The award–winning journalist, teacher and mentor had served as executive director, news and public affairs, for KQED Public Radio since 1991.
The KQED community mourns the death of KQED Public Radio’s Executive Director, News and Public Affairs, Raul Ramirez, who passed away today at age 67 after a brief fight with esophageal cancer. In his 22 years at KQED Public Radio, Ramirez led its award-winning state and regional news service and was instrumental in building it into a top-rated public radio station. Ramirez was recently awarded the 2013 Distinguished Service to Journalism Award by the Society of Professional Journalists, Northern California Chapter. In 1999, the same organization honored him with a Career Achievement Award. Ramirez was deeply committed to preserving the high standards of journalistic integrity, public service and investigative reporting, and has long been a vocal advocate for diversity in journalism.
“Since he joined KQED in 1991, Raul has played a central role in expanding and shaping KQED news and public affairs,” said Jo Anne Wallace, vice president and general manager of KQED Public Radio. “Raul’s commitment to journalism ethics was a major influence on all of the work we’ve done at KQED. He insisted on fact-based, accurate reporting that avoided the sensational and, instead, told meaningful stories about the impact of news and issues on the lives of ordinary people.”
Wallace added: “Raul was a man of ideas, and he had a huge heart. He cared deeply about colleagues and friends he worked with. Our reporters and producers, hosts and news anchors loved talking with him about stories ideas and coverage they’d like to do in the future. He directed the newsroom day to day, and he mentored and taught his staff to become better journalists. He will be missed extraordinarily by all of us at KQED.”
“In more than 20 years in leadership roles here, Raul Ramirez has definitely left his mark on KQED’s journalism and both KQED and the community we serve are the beneficiaries,” said John Boland, KQED president. “Raul always insisted on the highest levels of quality and ethics with a deep respect for the intelligence of our audience. In his memory, we will always aspire to the high standards he set for us.”
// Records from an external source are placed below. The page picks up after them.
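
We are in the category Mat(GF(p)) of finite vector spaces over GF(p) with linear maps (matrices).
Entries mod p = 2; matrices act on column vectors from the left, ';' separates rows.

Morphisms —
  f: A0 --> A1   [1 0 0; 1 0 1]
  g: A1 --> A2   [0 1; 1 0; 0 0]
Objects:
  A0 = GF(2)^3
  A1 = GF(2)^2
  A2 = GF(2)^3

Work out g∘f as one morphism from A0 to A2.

  e0=⟨1,0,0⟩ f-->⟨1,1⟩ g-->⟨1,1,0⟩
  e1=⟨0,1,0⟩ f-->⟨0,0⟩ g-->⟨0,0,0⟩
  e2=⟨0,0,1⟩ f-->⟨0,1⟩ g-->⟨1,0,0⟩
⟦path⟧: [1 0 1; 1 0 0; 0 0 0]

Answer: [1 0 1; 1 0 0; 0 0 0]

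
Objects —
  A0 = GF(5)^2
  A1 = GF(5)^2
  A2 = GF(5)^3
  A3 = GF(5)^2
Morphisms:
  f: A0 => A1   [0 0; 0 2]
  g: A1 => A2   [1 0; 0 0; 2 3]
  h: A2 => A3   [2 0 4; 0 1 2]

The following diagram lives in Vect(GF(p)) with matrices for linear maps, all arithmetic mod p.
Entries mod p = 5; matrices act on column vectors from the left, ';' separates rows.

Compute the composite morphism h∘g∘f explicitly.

  e0=(1,0) f=>(0,0) g=>(0,0,0) h=>(0,0)
  e1=(0,1) f=>(0,2) g=>(0,0,1) h=>(4,2)
⟦path⟧: [0 4; 0 2]

Answer: [0 4; 0 2]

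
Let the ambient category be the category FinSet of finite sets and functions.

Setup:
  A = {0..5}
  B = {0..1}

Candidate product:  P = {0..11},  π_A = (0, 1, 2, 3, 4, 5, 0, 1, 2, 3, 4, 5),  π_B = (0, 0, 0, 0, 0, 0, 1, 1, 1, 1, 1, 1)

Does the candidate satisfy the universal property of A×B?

|A|·|B| = 6·2 = 12;  |P| = 12
Check the pairing map k ↦ (π_A(k), π_B(k)):
  0 ↦ (0,0)
  1 ↦ (1,0)
  2 ↦ (2,0)
  3 ↦ (3,0)
  4 ↦ (4,0)
  5 ↦ (5,0)
  6 ↦ (0,1)
  7 ↦ (1,1)
  8 ↦ (2,1)
  9 ↦ (3,1)
  10 ↦ (4,1)
  11 ↦ (5,1)
distinct pairs in image: 12 / 12 needed
  → bijection onto A×B; projections well-typed.

Answer: VALID PRODUCT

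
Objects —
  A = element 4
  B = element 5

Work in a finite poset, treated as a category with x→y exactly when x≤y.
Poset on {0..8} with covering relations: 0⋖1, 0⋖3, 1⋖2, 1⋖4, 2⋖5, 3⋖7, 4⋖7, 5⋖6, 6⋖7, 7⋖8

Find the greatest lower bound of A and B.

Answer: A∧B = 1

Work:
{x : x⊑A ∧ x⊑B} = {0,1}  (A=4, B=5)
  0 ⊑ 1
  1 ⊑ 1
glb = 1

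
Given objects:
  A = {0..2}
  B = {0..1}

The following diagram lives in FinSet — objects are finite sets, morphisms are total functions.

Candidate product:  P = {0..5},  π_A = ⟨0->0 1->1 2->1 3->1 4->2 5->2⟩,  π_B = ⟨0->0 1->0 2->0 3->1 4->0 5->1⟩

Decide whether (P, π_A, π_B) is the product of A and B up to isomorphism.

Answer: NOT A VALID PRODUCT — duplicate pair at indices 2,1

Derivation:
|A|·|B| = 3·2 = 6;  |P| = 6
Check the pairing map k ↦ (π_A(k), π_B(k)):
  0 -> (0,0)
  1 -> (1,0)
  2 -> (1,0)  ✗ repeats pair of k=1
  3 -> (1,1)
  4 -> (2,0)
  5 -> (2,1)
distinct pairs in image: 5 / 6 needed
  → (1,0) hit at k=1 and k=2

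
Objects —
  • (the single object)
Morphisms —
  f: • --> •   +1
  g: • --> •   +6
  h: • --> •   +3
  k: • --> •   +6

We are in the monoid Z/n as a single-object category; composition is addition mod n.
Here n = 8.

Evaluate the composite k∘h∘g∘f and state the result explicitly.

  0 +1≡1 +6≡7 +3≡2 +6≡0  (mod 8)
composite: +0

Answer: +0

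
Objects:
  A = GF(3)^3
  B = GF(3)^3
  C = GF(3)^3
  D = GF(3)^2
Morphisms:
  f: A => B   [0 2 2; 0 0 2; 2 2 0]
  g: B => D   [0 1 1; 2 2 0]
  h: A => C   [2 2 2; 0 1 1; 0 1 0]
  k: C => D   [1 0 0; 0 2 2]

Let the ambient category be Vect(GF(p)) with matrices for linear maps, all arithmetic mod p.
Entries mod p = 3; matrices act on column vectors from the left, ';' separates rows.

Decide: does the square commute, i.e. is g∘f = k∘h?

Answer: COMMUTES

Trace:
Path 1 = f;g:
  e0=⟨1,0,0⟩ f=>⟨0,0,2⟩ g=>⟨2,0⟩
  e1=⟨0,1,0⟩ f=>⟨2,0,2⟩ g=>⟨2,1⟩
  e2=⟨0,0,1⟩ f=>⟨2,2,0⟩ g=>⟨2,2⟩
  result₁ = [2 2 2; 0 1 2]
Path 2 = h;k:
  e0=⟨1,0,0⟩ h=>⟨2,0,0⟩ k=>⟨2,0⟩
  e1=⟨0,1,0⟩ h=>⟨2,1,1⟩ k=>⟨2,1⟩
  e2=⟨0,0,1⟩ h=>⟨2,1,0⟩ k=>⟨2,2⟩
  result₂ = [2 2 2; 0 1 2]
Equal? equal; square commutes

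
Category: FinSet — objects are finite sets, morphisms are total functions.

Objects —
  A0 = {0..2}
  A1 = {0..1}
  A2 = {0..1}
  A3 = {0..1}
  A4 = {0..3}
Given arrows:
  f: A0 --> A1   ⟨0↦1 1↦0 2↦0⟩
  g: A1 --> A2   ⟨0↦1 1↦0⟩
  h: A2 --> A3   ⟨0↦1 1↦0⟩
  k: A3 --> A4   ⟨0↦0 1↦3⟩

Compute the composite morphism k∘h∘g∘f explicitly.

  0 f-->1 g-->0 h-->1 k-->3
  1 f-->0 g-->1 h-->0 k-->0
  2 f-->0 g-->1 h-->0 k-->0
composite: ⟨0↦3 1↦0 2↦0⟩

Answer: ⟨0↦3 1↦0 2↦0⟩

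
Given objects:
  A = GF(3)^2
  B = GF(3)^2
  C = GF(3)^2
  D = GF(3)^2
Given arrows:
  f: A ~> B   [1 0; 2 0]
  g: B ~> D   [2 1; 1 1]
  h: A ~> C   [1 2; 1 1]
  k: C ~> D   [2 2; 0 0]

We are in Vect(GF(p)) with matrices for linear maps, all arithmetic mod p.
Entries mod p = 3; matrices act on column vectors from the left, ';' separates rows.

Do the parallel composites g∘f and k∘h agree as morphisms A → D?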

Ramirez is survived by his husband, Tony Wu. He is also survived by his sister, Miriam Gargiulo of West Palm Beach, Fla.; two brothers, Michael Greenhill of Wellington, Fla., and Eduardo Ramirez of Reddick, Fla.; three nephews and three nieces. The Raul Ramirez Diversity in Journalism Fund has been established at San Francisco State University. Ramirez requested that donations in his memory be made to that fund. For Ramirez’s full obituary, please visit KQED’s News Fix.
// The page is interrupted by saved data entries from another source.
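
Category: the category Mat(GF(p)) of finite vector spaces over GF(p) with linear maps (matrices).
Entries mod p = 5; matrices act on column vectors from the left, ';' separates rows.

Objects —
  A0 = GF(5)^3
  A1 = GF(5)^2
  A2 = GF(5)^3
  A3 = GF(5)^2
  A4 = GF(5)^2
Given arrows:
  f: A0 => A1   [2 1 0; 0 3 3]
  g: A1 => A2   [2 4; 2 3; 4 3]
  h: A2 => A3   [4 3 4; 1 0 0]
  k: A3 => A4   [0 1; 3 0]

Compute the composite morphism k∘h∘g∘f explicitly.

  e0=[1,0,0] f=>[2,0] g=>[4,4,3] h=>[0,4] k=>[4,0]
  e1=[0,1,0] f=>[1,3] g=>[4,1,3] h=>[1,4] k=>[4,3]
  e2=[0,0,1] f=>[0,3] g=>[2,4,4] h=>[1,2] k=>[2,3]
result: [4 4 2; 0 3 3]

Answer: [4 4 2; 0 3 3]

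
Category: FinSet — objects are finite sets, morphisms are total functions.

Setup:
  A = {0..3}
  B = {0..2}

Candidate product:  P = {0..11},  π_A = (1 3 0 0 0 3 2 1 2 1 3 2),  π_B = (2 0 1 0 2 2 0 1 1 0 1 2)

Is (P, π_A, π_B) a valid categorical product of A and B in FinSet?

Answer: VALID PRODUCT

Trace:
|A|·|B| = 4·3 = 12;  |P| = 12
Check the pairing map k ↦ (π_A(k), π_B(k)):
  0 -> (1,2)
  1 -> (3,0)
  2 -> (0,1)
  3 -> (0,0)
  4 -> (0,2)
  5 -> (3,2)
  6 -> (2,0)
  7 -> (1,1)
  8 -> (2,1)
  9 -> (1,0)
  10 -> (3,1)
  11 -> (2,2)
distinct pairs in image: 12 / 12 needed
  → bijection onto A×B; projections well-typed.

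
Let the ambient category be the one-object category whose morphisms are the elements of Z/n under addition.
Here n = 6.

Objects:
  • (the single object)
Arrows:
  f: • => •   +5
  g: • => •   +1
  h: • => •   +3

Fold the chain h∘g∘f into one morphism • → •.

  0 +5≡5 +1≡0 +3≡3  (mod 6)
⟦path⟧: +3

Answer: +3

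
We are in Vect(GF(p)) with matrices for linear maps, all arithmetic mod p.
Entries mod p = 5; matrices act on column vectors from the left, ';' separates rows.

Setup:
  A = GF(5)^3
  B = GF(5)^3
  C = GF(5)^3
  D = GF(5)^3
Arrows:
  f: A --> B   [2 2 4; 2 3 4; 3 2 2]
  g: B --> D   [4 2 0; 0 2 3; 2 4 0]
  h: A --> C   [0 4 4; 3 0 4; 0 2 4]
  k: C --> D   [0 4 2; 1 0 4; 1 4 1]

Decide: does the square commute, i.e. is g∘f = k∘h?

Along f;g (path 1):
  e0=[1,0,0] f-->[2,2,3] g-->[2,3,2]
  e1=[0,1,0] f-->[2,3,2] g-->[4,2,1]
  e2=[0,0,1] f-->[4,4,2] g-->[4,4,4]
  ⟦path⟧₁ = [2 4 4; 3 2 4; 2 1 4]
Along h;k (path 2):
  e0=[1,0,0] h-->[0,3,0] k-->[2,0,2]
  e1=[0,1,0] h-->[4,0,2] k-->[4,2,1]
  e2=[0,0,1] h-->[4,4,4] k-->[4,0,4]
  ⟦path⟧₂ = [2 4 4; 0 2 0; 2 1 4]
Equal? differ; not commutative

Answer: DOES NOT COMMUTE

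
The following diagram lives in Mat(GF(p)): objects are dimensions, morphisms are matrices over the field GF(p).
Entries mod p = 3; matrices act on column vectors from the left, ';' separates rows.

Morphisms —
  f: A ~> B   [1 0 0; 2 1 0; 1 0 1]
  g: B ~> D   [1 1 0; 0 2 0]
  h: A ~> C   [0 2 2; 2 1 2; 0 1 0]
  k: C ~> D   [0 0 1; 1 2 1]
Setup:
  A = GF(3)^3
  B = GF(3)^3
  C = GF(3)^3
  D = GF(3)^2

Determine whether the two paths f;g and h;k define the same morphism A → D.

Answer: COMMUTES

Derivation:
Along f;g (path 1):
  e0=(1,0,0) f~>(1,2,1) g~>(0,1)
  e1=(0,1,0) f~>(0,1,0) g~>(1,2)
  e2=(0,0,1) f~>(0,0,1) g~>(0,0)
  result₁ = [0 1 0; 1 2 0]
Along h;k (path 2):
  e0=(1,0,0) h~>(0,2,0) k~>(0,1)
  e1=(0,1,0) h~>(2,1,1) k~>(1,2)
  e2=(0,0,1) h~>(2,2,0) k~>(0,0)
  result₂ = [0 1 0; 1 2 0]
Equal? same morphism ✓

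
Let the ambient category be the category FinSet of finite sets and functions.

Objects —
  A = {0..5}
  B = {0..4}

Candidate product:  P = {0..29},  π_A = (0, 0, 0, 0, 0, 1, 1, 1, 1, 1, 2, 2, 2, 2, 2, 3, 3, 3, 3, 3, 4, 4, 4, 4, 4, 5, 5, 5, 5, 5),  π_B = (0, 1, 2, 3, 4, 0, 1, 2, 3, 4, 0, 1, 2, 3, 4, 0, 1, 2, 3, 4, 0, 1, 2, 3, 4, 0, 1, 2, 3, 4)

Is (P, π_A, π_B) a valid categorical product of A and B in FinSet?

|A|·|B| = 6·5 = 30;  |P| = 30
Check the pairing map k ↦ (π_A(k), π_B(k)):
  0 ↦ (0,0)
  1 ↦ (0,1)
  2 ↦ (0,2)
  3 ↦ (0,3)
  4 ↦ (0,4)
  5 ↦ (1,0)
  6 ↦ (1,1)
  7 ↦ (1,2)
  8 ↦ (1,3)
  9 ↦ (1,4)
  10 ↦ (2,0)
  11 ↦ (2,1)
  12 ↦ (2,2)
  13 ↦ (2,3)
  14 ↦ (2,4)
  15 ↦ (3,0)
  16 ↦ (3,1)
  17 ↦ (3,2)
  18 ↦ (3,3)
  19 ↦ (3,4)
  20 ↦ (4,0)
  21 ↦ (4,1)
  22 ↦ (4,2)
  23 ↦ (4,3)
  24 ↦ (4,4)
  25 ↦ (5,0)
  26 ↦ (5,1)
  27 ↦ (5,2)
  28 ↦ (5,3)
  29 ↦ (5,4)
distinct pairs in image: 30 / 30 needed
  → bijection onto A×B; projections well-typed.

Answer: VALID PRODUCT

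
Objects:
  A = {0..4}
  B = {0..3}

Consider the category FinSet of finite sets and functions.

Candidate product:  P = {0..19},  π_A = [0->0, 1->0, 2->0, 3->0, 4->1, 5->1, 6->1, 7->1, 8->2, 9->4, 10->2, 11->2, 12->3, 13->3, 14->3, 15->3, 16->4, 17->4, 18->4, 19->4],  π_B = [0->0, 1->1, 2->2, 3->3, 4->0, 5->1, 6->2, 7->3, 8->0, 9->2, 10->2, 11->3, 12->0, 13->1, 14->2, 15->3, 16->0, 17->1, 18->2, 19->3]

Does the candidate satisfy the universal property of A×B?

|A|·|B| = 5·4 = 20;  |P| = 20
Check the pairing map k ↦ (π_A(k), π_B(k)):
  0 -> (0,0)
  1 -> (0,1)
  2 -> (0,2)
  3 -> (0,3)
  4 -> (1,0)
  5 -> (1,1)
  6 -> (1,2)
  7 -> (1,3)
  8 -> (2,0)
  9 -> (4,2)
  10 -> (2,2)
  11 -> (2,3)
  12 -> (3,0)
  13 -> (3,1)
  14 -> (3,2)
  15 -> (3,3)
  16 -> (4,0)
  17 -> (4,1)
  18 -> (4,2)  ✗ repeats pair of k=9
  19 -> (4,3)
distinct pairs in image: 19 / 20 needed
  → (4,2) hit at k=9 and k=18

Answer: NOT A VALID PRODUCT — duplicate pair at indices 18,9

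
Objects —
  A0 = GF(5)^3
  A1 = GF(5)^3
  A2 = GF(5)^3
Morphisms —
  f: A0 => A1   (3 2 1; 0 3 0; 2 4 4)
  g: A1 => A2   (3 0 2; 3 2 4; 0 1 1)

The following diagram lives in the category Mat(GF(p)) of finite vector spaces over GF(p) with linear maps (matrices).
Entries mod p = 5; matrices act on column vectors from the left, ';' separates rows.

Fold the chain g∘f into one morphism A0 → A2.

  e0=(1,0,0) f=>(3,0,2) g=>(3,2,2)
  e1=(0,1,0) f=>(2,3,4) g=>(4,3,2)
  e2=(0,0,1) f=>(1,0,4) g=>(1,4,4)
⟦path⟧: (3 4 1; 2 3 4; 2 2 4)

Answer: (3 4 1; 2 3 4; 2 2 4)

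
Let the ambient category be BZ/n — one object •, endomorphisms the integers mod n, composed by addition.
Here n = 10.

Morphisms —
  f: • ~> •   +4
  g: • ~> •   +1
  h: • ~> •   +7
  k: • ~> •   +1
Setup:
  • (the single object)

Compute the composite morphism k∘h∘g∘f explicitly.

  0 +4≡4 +1≡5 +7≡2 +1≡3  (mod 10)
composite: +3

Answer: +3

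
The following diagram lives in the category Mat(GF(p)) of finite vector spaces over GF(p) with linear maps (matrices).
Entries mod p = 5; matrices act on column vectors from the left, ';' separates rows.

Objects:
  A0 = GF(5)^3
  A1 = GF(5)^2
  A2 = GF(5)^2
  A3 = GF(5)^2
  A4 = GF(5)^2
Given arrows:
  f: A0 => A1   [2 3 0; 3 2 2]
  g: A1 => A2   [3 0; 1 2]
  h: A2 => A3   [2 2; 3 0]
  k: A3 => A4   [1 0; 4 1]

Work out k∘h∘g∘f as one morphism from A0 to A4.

Answer: [3 2 3; 0 0 2]

Derivation:
  e0=⟨1,0,0⟩ f=>⟨2,3⟩ g=>⟨1,3⟩ h=>⟨3,3⟩ k=>⟨3,0⟩
  e1=⟨0,1,0⟩ f=>⟨3,2⟩ g=>⟨4,2⟩ h=>⟨2,2⟩ k=>⟨2,0⟩
  e2=⟨0,0,1⟩ f=>⟨0,2⟩ g=>⟨0,4⟩ h=>⟨3,0⟩ k=>⟨3,2⟩
composite: [3 2 3; 0 0 2]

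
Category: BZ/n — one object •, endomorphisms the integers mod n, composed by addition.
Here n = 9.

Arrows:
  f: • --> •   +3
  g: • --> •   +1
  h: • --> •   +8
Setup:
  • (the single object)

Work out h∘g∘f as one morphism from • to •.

Answer: +3

Work:
  0 +3≡3 +1≡4 +8≡3  (mod 9)
⟦path⟧: +3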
Ramirez was born in 1946 in Havana. A graduate of University of Florida in Gainesville, his career included work as a reporter for The Miami Herald and The Washington Post, and as a reporter and editor for the Oakland Tribune and the San Francisco Examiner, where he led the paper’s investigative team. He served as the president of the board of the Center for Investigative Reporting in the 1990s and has won numerous awards for local, national and international reporting, including a Thomas Storke Award from the World Affairs Council of Northern California for his reporting on a family’s journey from rural Guandong Province in China to the San Francisco area, and a 1989 Penney-Missouri Award as a coeditor of the San Francisco Examiner‘s unique series “Gay in America.”
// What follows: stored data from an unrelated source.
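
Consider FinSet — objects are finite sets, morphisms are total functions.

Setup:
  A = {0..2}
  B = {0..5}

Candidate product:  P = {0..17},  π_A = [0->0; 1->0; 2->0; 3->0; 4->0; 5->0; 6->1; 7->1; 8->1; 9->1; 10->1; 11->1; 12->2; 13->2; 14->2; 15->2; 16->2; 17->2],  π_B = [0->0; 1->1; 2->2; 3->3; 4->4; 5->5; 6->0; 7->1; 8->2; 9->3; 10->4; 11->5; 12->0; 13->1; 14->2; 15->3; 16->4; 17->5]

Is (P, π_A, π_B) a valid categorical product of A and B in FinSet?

|A|·|B| = 3·6 = 18;  |P| = 18
Check the pairing map k ↦ (π_A(k), π_B(k)):
  0 -> (0,0)
  1 -> (0,1)
  2 -> (0,2)
  3 -> (0,3)
  4 -> (0,4)
  5 -> (0,5)
  6 -> (1,0)
  7 -> (1,1)
  8 -> (1,2)
  9 -> (1,3)
  10 -> (1,4)
  11 -> (1,5)
  12 -> (2,0)
  13 -> (2,1)
  14 -> (2,2)
  15 -> (2,3)
  16 -> (2,4)
  17 -> (2,5)
distinct pairs in image: 18 / 18 needed
  → bijection onto A×B; projections well-typed.

Answer: VALID PRODUCT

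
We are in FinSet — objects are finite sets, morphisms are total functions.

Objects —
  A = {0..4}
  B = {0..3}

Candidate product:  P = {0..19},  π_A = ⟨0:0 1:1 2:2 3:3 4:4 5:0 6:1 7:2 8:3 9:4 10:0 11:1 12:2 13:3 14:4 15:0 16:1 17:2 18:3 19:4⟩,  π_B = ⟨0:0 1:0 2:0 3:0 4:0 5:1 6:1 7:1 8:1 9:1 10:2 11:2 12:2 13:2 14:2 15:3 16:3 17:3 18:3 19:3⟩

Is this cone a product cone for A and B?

|A|·|B| = 5·4 = 20;  |P| = 20
Check the pairing map k ↦ (π_A(k), π_B(k)):
  0 : (0,0)
  1 : (1,0)
  2 : (2,0)
  3 : (3,0)
  4 : (4,0)
  5 : (0,1)
  6 : (1,1)
  7 : (2,1)
  8 : (3,1)
  9 : (4,1)
  10 : (0,2)
  11 : (1,2)
  12 : (2,2)
  13 : (3,2)
  14 : (4,2)
  15 : (0,3)
  16 : (1,3)
  17 : (2,3)
  18 : (3,3)
  19 : (4,3)
distinct pairs in image: 20 / 20 needed
  → bijection onto A×B; projections well-typed.

Answer: VALID PRODUCT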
He was also a long-time teacher and mentor. He taught for many years at San Francisco State University and UC Berkeley, where he inspired students with his classes in introductory journalism and investigative reporting. Many have gone on to successful reporting careers at KQED, NPR and other media outlets.
KQED serves the people of Northern California with a public-supported alternative to commercial media. Home to the most listened-to public radio station in the nation, one of the highest rated public television services and a leader in interactive technology, KQED takes people of all ages on journeys of exploration — exposing them to new people, places and ideas.
While other news organizations have shrunk, KQED has expanded its efforts to cover the issues and events that are important to the Bay Area. As the most trusted source of news in the Bay Area, KQED News is now a multiplatform operation with offices and bureaus in San Francisco, San Jose, Sacramento, Fresno and Los Angeles. KQED News offerings on television, radio and online include KQED NEWSROOM, current affairs specials produced in collaboration with The Center for Investigative Reporting, The California Report, Forum with Michael Krasny, 18 news broadcasts on KQED Public Radio, daily and the popular blogs News Fix, State of Health, Mindshift and The Lowdown. Stories from all KQED news programs are featured online at KQEDnews.org.